When building this assignment, we consulted with Baylor Fox-Kemper, an environmental sciences professor at Brown, to produce something that, in spite of its simplicity, was still based in real climate science. You can find out more about this in the resources linked from the handout. (We’re grateful to Professor Fox-Kemper for taking the time to talk with us!)

The simulation focuses on a geopolitical challenge. Different nations might implement different climage-change mitigation strategies: keeping emissions constant, scaling them back in specific ways, and so on.

Exercise: what other kinds of strategies like these can you think of? Do they all use the same data?

You’ll be representing each of these strategies as its own class that informs the simulation via an emit method. Defining that method for each strategy class (What arguments does it take?) will be good practice at using both classes and polymorphism in Python. The similator shouldn’t need to know what kind of strategy class it’s working with; all it needs to know is that an emit method exists, and what to pass to it.

So, in spite of the simplistic nature of the model, this project will give you valuable experience with:

basic (but real) climate science in a computing context;
a new application for computing—simulation; and
object-oriented programming in Python.

You’re allowed to partner with the same person on Project 2 if you’d like to, although we encourage branching out!

Note on Testing Floats

Here’s a quick example of what can go wrong when you test non-whole numbers in Python (and many other languages). Suppose we want to assert that the base-10 logarithm of 2 is equal to the value that you get when you Google for log of 2:

assert log10(2) == 0.30102999566

This fails! But why? Let’s print out what log10(2) is in Python:

0.3010299956639812

Those are indeed two different numbers, although the difference is quite small. Google and Python returned the value with different precision—with a different number of decimal digits. Other, related issues can occur when you’re testing non-whole number values. For example, error can propagate and be amplified—recall why we use significant digits in science!

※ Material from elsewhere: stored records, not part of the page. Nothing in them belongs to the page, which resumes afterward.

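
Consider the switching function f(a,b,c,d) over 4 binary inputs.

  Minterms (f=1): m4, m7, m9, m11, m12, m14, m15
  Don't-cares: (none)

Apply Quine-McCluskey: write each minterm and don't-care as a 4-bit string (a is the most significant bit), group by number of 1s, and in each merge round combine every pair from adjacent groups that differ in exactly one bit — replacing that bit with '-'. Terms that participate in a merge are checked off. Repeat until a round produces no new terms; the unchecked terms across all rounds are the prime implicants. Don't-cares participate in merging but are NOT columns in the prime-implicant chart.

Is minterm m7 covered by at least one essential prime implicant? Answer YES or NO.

YES

[col 0] 0100*, 0111*, 1001*, 1011*, 1100*, 1110*, 1111*
[col 1] -100, -111, 1-11, 10-1, 11-0, 111-
Prime implicants: -100, -111, 1-11, 10-1, 11-0, 111-
PI chart (minterm → PIs covering it):
  4 | -100  (sole → essential)
  7 | -111  (sole → essential)
  9 | 10-1  (sole → essential)
  11 | 1-11,10-1
  12 | -100,11-0
  14 | 11-0,111-
  15 | -111,1-11,111-
Essential prime implicants: -100, -111, 10-1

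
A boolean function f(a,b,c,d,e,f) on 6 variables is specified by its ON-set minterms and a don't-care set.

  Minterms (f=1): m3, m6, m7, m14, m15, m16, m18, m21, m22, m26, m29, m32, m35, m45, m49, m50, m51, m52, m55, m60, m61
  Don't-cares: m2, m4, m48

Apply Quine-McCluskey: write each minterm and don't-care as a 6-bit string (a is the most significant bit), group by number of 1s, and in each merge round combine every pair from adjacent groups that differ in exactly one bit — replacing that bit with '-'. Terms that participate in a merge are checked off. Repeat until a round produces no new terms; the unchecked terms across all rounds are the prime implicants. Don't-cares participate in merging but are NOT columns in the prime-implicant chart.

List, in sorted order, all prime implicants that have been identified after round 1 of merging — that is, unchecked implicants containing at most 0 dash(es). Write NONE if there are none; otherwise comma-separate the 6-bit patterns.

NONE

[col 0] 000010*, 000011*, 000100*, 000110*, 000111*, 001110*, 001111*, 010000*, 010010*, 010101*, 010110*, 011010*, 011101*, 100000*, 100011*, 101101*, 110000*, 110001*, 110010*, 110011*, 110100*, 110111*, 111100*, 111101*
[col 1] -00011, -10000*, -10010*, -11101, 0-0010*, 0-0110*, 00-110*, 00-111*, 000-10*, 000-11*, 00001-*, 0001-0, 00011-*, 00111-*, 01-010, 01-101, 010-10*, 0100-0*, 1-0000, 1-0011, 1-1101, 11-100, 110-00, 110-11, 1100-0*, 1100-1*, 11000-*, 11001-*, 11110-
[col 2] -100-0, 0-0-10, 00-11-, 000-1-, 1100--
Prime implicants: -00011, -100-0, -11101, 0-0-10, 00-11-, 000-1-, 0001-0, 01-010, 01-101, 1-0000, 1-0011, 1-1101, 11-100, 110-00, 110-11, 1100--, 11110-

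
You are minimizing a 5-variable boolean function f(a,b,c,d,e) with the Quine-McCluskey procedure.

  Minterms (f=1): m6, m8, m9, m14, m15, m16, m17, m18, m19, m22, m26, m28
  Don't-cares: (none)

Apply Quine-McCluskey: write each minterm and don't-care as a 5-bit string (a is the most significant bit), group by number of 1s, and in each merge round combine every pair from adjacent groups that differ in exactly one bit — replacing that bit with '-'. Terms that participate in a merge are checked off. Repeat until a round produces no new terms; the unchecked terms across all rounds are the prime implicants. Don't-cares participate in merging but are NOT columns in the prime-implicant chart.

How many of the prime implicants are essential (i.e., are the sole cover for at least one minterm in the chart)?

5

Round 0: 00110✓ 01000✓ 01001✓ 01110✓ 01111✓ 10000✓ 10001✓ 10010✓ 10011✓ 10110✓ 11010✓ 11100
Round 1: -0110 0-110 0100- 0111- 1-010 10-10 100-0✓ 100-1✓ 1000-✓ 1001-✓
Round 2: 100--
PIs = {-0110, 0-110, 0100-, 0111-, 1-010, 10-10, 100--, 11100}
Coverage chart:
  m6: -0110,0-110
  m8: 0100- ←essential
  m9: 0100- ←essential
  m14: 0-110,0111-
  m15: 0111- ←essential
  m16: 100-- ←essential
  m17: 100-- ←essential
  m18: 1-010,10-10,100--
  m19: 100-- ←essential
  m22: -0110,10-10
  m26: 1-010 ←essential
  m28: 11100 ←essential
Essential: 0100-, 0111-, 1-010, 100--, 11100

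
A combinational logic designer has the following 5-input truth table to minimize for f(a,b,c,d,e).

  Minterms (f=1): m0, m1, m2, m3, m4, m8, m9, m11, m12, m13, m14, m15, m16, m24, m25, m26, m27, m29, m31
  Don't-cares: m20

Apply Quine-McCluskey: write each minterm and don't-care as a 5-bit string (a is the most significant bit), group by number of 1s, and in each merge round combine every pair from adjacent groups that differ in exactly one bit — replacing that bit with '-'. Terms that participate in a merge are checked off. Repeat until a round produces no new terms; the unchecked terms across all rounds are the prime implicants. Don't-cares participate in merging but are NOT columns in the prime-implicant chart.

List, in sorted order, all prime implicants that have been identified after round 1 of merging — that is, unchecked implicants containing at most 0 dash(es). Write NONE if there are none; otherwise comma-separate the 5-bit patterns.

NONE

size-2^0 implicants → 00000(✓)  00001(✓)  00010(✓)  00011(✓)  00100(✓)  01000(✓)  01001(✓)  01011(✓)  01100(✓)  01101(✓)  01110(✓)  01111(✓)  10000(✓)  10100(✓)  11000(✓)  11001(✓)  11010(✓)  11011(✓)  11101(✓)  11111(✓)
size-2^1 implicants → -0000(✓)  -0100(✓)  -1000(✓)  -1001(✓)  -1011(✓)  -1101(✓)  -1111(✓)  0-000(✓)  0-001(✓)  0-011(✓)  0-100(✓)  00-00(✓)  000-0(✓)  000-1(✓)  0000-(✓)  0001-(✓)  01-00(✓)  01-01(✓)  01-11(✓)  010-1(✓)  0100-(✓)  011-0(✓)  011-1(✓)  0110-(✓)  0111-(✓)  1-000(✓)  10-00(✓)  11-01(✓)  11-11(✓)  110-0(✓)  110-1(✓)  1100-(✓)  1101-(✓)  111-1(✓)
size-2^2 implicants → --000  -0-00  -1-01(✓)  -1-11(✓)  -10-1(✓)  -100-  -11-1(✓)  0--00  0-0-1  0-00-  000--  01--1(✓)  01-0-  011--  11--1(✓)  110--
size-2^3 implicants → -1--1
Unchecked terms (primes): --000, -0-00, -1--1, -100-, 0--00, 0-0-1, 0-00-, 000--, 01-0-, 011--, 110--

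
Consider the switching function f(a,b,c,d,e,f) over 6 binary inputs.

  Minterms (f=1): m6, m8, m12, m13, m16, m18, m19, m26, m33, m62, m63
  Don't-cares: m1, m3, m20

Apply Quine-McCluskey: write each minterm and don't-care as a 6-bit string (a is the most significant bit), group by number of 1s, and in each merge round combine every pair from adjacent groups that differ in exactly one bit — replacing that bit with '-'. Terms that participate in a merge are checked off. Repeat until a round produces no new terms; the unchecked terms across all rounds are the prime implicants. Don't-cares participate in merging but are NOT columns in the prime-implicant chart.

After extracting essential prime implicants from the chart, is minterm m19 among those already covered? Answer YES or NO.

[col 0] 000001*, 000011*, 000110, 001000*, 001100*, 001101*, 010000*, 010010*, 010011*, 010100*, 011010*, 100001*, 111110*, 111111*
[col 1] -00001, 0-0011, 0000-1, 001-00, 00110-, 01-010, 010-00, 0100-0, 01001-, 11111-
Prime implicants: -00001, 0-0011, 0000-1, 000110, 001-00, 00110-, 01-010, 010-00, 0100-0, 01001-, 11111-
PI chart (minterm → PIs covering it):
  6 | 000110  (sole → essential)
  8 | 001-00  (sole → essential)
  12 | 001-00,00110-
  13 | 00110-  (sole → essential)
  16 | 010-00,0100-0
  18 | 01-010,0100-0,01001-
  19 | 0-0011,01001-
  26 | 01-010  (sole → essential)
  33 | -00001  (sole → essential)
  62 | 11111-  (sole → essential)
  63 | 11111-  (sole → essential)
Essential prime implicants: -00001, 000110, 001-00, 00110-, 01-010, 11111-

NO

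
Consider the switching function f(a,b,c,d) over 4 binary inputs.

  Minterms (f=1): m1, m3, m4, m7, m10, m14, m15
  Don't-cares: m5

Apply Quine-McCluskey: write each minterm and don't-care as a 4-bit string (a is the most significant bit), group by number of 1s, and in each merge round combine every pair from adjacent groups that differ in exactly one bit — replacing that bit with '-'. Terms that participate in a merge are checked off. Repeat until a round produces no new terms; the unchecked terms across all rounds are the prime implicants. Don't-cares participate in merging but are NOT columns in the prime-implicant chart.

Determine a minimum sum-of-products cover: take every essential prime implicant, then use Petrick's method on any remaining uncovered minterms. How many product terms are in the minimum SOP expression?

Round 0: 0001✓ 0011✓ 0100✓ 0101✓ 0111✓ 1010✓ 1110✓ 1111✓
Round 1: -111 0-01✓ 0-11✓ 00-1✓ 01-1✓ 010- 1-10 111-
Round 2: 0--1
PIs = {-111, 0--1, 010-, 1-10, 111-}
Coverage chart:
  m1: 0--1 ←essential
  m3: 0--1 ←essential
  m4: 010- ←essential
  m7: -111,0--1
  m10: 1-10 ←essential
  m14: 1-10,111-
  m15: -111,111-
Essential: 0--1, 010-, 1-10
Petrick residual → -111
Min cover (4 terms): bcd + a'd + a'bc' + acd'

4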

In general, if you can write your expected output values in ways that don’t decimal-expand, you should. In Project 1, you may have written your weights as logarithms of constants, rather than decimals to avoid this problem. The Pytest library also provides a useful helper, here:

from pytest import approx
assert log10(2) == approx(0.30102999566)

The default relative tolerance of approx is 1e-6 (one part per million). See the docs for more info.